L'engagement politique et militaire de la France est structuré par la lettre du Président de la République adressée en février 2008 aux chefs d'États et de gouvernements des pays membres de l'OTAN. Il y demandait la mise en oeuvre d'une autre politique en Afghanistan, qui se traduirait par la définition d'une stratégie « intégrée », comportant, à côté du volet sécuritaire, un volet gouvernance et surtout un volet développement économique. Cette demande a été satisfaite à l'occasion du sommet de l'OTAN, qui s'est tenu à Bucarest en avril 2008, par l'adoption d'une telle stratégie, confirmée par la communauté internationale lors de la conférence des donateurs organisée à Paris le mois de juin suivant à l'initiative de la France. Le ralliement aux vues françaises s'est trouvé conforté grâce au soutien de l'administration Obama élue en novembre 2008, puis en décembre lors de la conférence de La Celle Saint-Cloud, qui a concrétisé une dimension supplémentaire également voulue par la France : une approche régionale soulignant que pour traiter de la crise afghane il fallait également se préoccuper du Pakistan.

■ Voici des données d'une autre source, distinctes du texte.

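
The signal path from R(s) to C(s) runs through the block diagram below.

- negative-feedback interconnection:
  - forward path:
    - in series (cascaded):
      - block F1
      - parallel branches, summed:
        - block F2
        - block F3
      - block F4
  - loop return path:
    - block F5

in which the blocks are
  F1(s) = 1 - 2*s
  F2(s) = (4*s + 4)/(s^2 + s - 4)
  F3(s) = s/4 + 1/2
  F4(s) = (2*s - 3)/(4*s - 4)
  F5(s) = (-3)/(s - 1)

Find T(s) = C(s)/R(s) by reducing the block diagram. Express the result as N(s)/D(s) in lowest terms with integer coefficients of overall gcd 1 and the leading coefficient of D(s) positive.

Step 1: sum the parallel branches F2, F3; result (s^3 + 3*s^2 + 14*s + 8)/(4*s^2 + 4*s - 16)
Step 2: multiply F1, (F2+F3), F4 (series); result (-4*s^5 - 4*s^4 - 35*s^3 + 71*s^2 + 22*s - 24)/(16*s^3 - 80*s + 64)
Step 3: collapse the loop ((F1*(F2+F3)*F4) forward, F5 return), which is the overall transfer function T(s) = C(s)/R(s) in lowest terms

Therefore the answer is (-4*s^6 - 31*s^4 + 106*s^3 - 49*s^2 - 46*s + 24)/(12*s^5 + 28*s^4 + 89*s^3 - 293*s^2 + 78*s + 8).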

À la tête d'une mission interministérielle, directement inspirée par les travaux menés pour la commission de la défense, j'ai été chargé de conduire la remise à plat de la stratégie française en Afghanistan, de formuler toute proposition utile et de mettre en oeuvre, sur le terrain, une stratégie cohérente de développement économique et de soutien à la bonne gouvernance. Tranchant avec notre bureaucratie habituelle, cette cellule interministérielle rassemble au Quai d'Orsay une douzaine d'agents, parmi lesquels des diplomates, un gendarme, un représentant de l'état-major, un expert des questions de drogue et des experts du développement provenant du ministère de l'économie et des finances et de l'agence française de développement (AFD). Cette équipe, dans laquelle le ministère de l'agriculture doit encore détacher un agent, bénéficie également d'expertises extérieures. En outre, sur décision du Président de la République et grâce aux arbitrages du premier ministre, des moyens supplémentaires ont été débloqués. Cela permettra de mettre un terme à ce déséquilibre que mon collègue François Lamy et moi avions observé en octobre dernier dans notre précédent rapport entre un engagement militaire évalué à 200 millions d'euros annuellement et une action civile limitée à 11 millions d'euros, alors même que nous insistions sur le fait que l'issue à ce conflit serait d'abord politique et économique. De fait, l'effort civil français sera multiplié par quatre dès cette année. 25 millions d'euros supplémentaires ont été mobilisés pour des actions de développement en 2009, auxquels s'ajoutera une aide de 9 millions d'euros en vue de l'agrandissement de l'hôpital Mère-enfant de Kaboul, sans oublier le lancement, sur initiative française, de la formation d'une gendarmerie afghane. Plusieurs officiers précurseurs appartenant à notre gendarmerie sont déjà à Kaboul. Cette action coûtera 17 millions d'euros la première année, compte tenu des coûts d'acquisition de matériels. Au final, cela portera l'effort français en matière de gouvernance et de développement économique à environ 70 millions d'euros, ce qui nous rapprochera de la moyenne européenne, l'Allemagne, le Royaume-Uni ou les Pays-Bas consacrant quant à eux 200 millions d'euros par an à leur politique d'aide civile.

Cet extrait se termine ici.